A tsunami of earnings reports continues to flood the market, and stocks are lower on Tuesday: The Dow Jones Industrial Average (^DJI 0.69%) and the broader S&P 500 (^GSPC 1.20%) are down 1.16% and 0.45%, respectively, at 12:50 p.m. EDT. The growth-oriented Nasdaq Composite was down 0.18%, as investors eagerly await quarterly results from two of the three largest technology companies by market value, Apple (AAPL 0.64%) and Microsoft (MSFT 1.65%), which report after today's close. (That's right: Microsoft, which is now considered something of a relic compared to Apple and Google, nevertheless sports a market capitalization nearing $400 billion.) 

Since the Apple Watch is the company's first new product since Apple introduced the iPad in 2010, there will naturally be significant interest in how well the new device is selling when the company reports its fiscal third-quarter earnings after today's close. Apple said last year that it would not include unit sales figures in its quarterly report, but that would only fuel investors' hunger for any scrap of relevant information. 
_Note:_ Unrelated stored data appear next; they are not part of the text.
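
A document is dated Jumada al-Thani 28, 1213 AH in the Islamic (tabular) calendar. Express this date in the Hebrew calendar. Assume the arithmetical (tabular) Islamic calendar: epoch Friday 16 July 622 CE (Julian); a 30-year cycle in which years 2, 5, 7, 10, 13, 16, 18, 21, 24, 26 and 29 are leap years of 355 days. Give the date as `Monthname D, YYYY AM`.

Kislev 29, 5559 AM

The source date corresponds to 7 December 1798 in the Gregorian calendar (JDN 2378107).
That day falls on 29 Kislev 5559 AM in the Hebrew calendar.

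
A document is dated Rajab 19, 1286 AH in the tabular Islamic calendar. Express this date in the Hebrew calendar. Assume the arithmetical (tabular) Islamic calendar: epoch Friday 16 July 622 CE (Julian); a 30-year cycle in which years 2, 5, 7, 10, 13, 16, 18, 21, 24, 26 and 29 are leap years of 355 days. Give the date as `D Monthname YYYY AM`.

Julian Day Number of the source date = 2403996.
Converting JDN 2403996 to the Hebrew calendar gives 20 Cheshvan 5630 AM.

20 Cheshvan 5630 AM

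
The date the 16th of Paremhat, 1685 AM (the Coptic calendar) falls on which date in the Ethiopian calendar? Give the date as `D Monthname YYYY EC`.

16 Megabit 1961 EC

Both dates share Julian Day Number 2440306; in the Ethiopian calendar that is 16 Megabit 1961 EC.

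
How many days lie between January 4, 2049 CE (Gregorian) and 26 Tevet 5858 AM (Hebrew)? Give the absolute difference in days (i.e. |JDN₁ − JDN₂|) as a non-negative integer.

17893

First date → JDN 2469446; second date → JDN 2487339.
The interval is |2469446 − 2487339| = 17893 days.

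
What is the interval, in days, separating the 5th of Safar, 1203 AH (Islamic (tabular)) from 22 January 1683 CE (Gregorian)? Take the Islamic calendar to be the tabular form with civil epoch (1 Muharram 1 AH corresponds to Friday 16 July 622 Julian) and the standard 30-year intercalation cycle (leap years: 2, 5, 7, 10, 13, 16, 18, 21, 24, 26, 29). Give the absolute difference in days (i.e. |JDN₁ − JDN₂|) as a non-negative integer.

38638

JDN of the first date = 2374423.
JDN of the second date = 2335785.
|2335785 − 2374423| = 38638.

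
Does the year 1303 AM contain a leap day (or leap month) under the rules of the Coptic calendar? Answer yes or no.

yes

1303 mod 4 = 3; in the Coptic calendar a year is leap when year mod 4 = 3, so it is a leap year.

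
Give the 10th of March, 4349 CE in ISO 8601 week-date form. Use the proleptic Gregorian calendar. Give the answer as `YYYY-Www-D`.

The weekday is Thursday (ISO weekday 4).
That Thursday belongs to ISO week 10 of ISO year 4349.

4349-W10-4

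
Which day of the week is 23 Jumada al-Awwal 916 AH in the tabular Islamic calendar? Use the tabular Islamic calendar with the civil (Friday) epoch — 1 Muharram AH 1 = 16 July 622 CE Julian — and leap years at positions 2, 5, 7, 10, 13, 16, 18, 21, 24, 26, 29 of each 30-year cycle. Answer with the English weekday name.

Equivalently 7 September 1510 Gregorian, JDN 2272825.
Since JDN mod 7 = 2 (0 = Monday), the day is Wednesday.

Wednesday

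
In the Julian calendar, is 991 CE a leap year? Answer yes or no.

991 mod 4 = 3, so it is a common year in the Julian calendar.

no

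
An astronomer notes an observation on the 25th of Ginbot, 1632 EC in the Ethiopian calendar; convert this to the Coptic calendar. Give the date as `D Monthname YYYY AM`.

Julian Day Number of the source date = 2320208.
Converting JDN 2320208 to the Coptic calendar gives 25 Pashons 1356 AM.

25 Pashons 1356 AM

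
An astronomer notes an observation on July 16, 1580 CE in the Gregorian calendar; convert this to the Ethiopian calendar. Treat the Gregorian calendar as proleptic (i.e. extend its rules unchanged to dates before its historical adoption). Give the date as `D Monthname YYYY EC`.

12 Hamle 1572 EC

Julian Day Number of the source date = 2298340.
Converting JDN 2298340 to the Ethiopian calendar gives 12 Hamle 1572 EC.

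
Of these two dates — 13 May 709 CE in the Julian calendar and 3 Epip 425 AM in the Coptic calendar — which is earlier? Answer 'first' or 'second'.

first

Converting both to JDN: 1980153 vs 1980198; the smaller is the first.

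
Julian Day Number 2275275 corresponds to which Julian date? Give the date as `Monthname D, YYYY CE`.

May 13, 1517 CE

JDN 2275275 is 23 May 1517 in the proleptic Gregorian calendar.
In the Julian calendar that day is May 13, 1517 CE.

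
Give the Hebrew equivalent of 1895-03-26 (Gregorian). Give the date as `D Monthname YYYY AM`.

Julian Day Number of the source date = 2413279.
Converting JDN 2413279 to the Hebrew calendar gives 1 Nisan 5655 AM.

1 Nisan 5655 AM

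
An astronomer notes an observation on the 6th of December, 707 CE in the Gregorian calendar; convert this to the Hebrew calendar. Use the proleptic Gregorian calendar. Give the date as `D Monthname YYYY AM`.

Both dates share Julian Day Number 1979625; in the Hebrew calendar that is 3 Tevet 4468 AM.

3 Tevet 4468 AM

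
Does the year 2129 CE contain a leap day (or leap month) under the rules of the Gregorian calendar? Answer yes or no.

2129 is not divisible by 4, so it is a common year.

no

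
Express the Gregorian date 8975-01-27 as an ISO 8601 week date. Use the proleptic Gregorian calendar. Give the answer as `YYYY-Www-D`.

8975-W04-5

The weekday is Friday (ISO weekday 5).
That Friday belongs to ISO week 4 of ISO year 8975.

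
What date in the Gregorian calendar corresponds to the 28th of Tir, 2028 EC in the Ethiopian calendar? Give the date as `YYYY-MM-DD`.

2036-02-06

Julian Day Number of the source date = 2464730.
Converting JDN 2464730 to the Gregorian calendar gives 6 February 2036 CE.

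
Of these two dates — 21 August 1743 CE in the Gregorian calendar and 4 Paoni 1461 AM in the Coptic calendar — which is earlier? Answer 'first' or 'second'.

The two dates have Julian Day Numbers 2357910 and 2358568 respectively.
Since 2357910 < 2358568, the first date comes first.

first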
Analysts who cover the company have not been much help, either, with sales forecasts that are all over the map (although several have brought their estimates down over the past several weeks). Prior to the launch, Goldman Sachs was forecasting 2015 sales of 7.7 million units sold in 2015, while Jefferies was looking for some 16 million. The truth is that estimating sales is very difficult, even for mature products. 

I think investors with a short attention span may well overestimate the significance they assign to any discussion of the Apple Watch this afternoon. Let's place it in some context: 

First, the watch went on sale online on April 24 and in stores on June 26, so any data we obtain will relate to less than half a quarter's worth of activity. It's already clear that the watch won't compare to the iPad or the iPhone in terms of initial success, but, given the nature of the product (and, if we're begin honest, the way in which it was rolled out -- rather clumsily), no one anticipated anything different. 

To be frank, I don't see consider that smartwatches are a fully fledged, separate product category -- not in their current incarnation, at any rate. The Apple Watch, for example, seems like an adjunct device to the iPhone: a peripheral. As Macworld remarked back in May, "Smart as the Apple Watch is, it's still dependent on your smartphone for a number of its most common features, most notably anything that requires access to the Internet or pulls data from apps on your phone."

Bottom line: The addressable market for the Apple Watch isn't anywhere near as large as that for the iPad or iPhone. So, by Apple's exalted standards, the launch may be a failure, but don't be fooled: It's already the most successful smartwatch out there, and by a wide margin. Given that this is the product's first iteration, the jury is still out on its place in the Apple ecosystem and its ultimate commercial potential -- and this is coming from someone who was/is a bit skeptical regarding the entire concept of a smartwatch.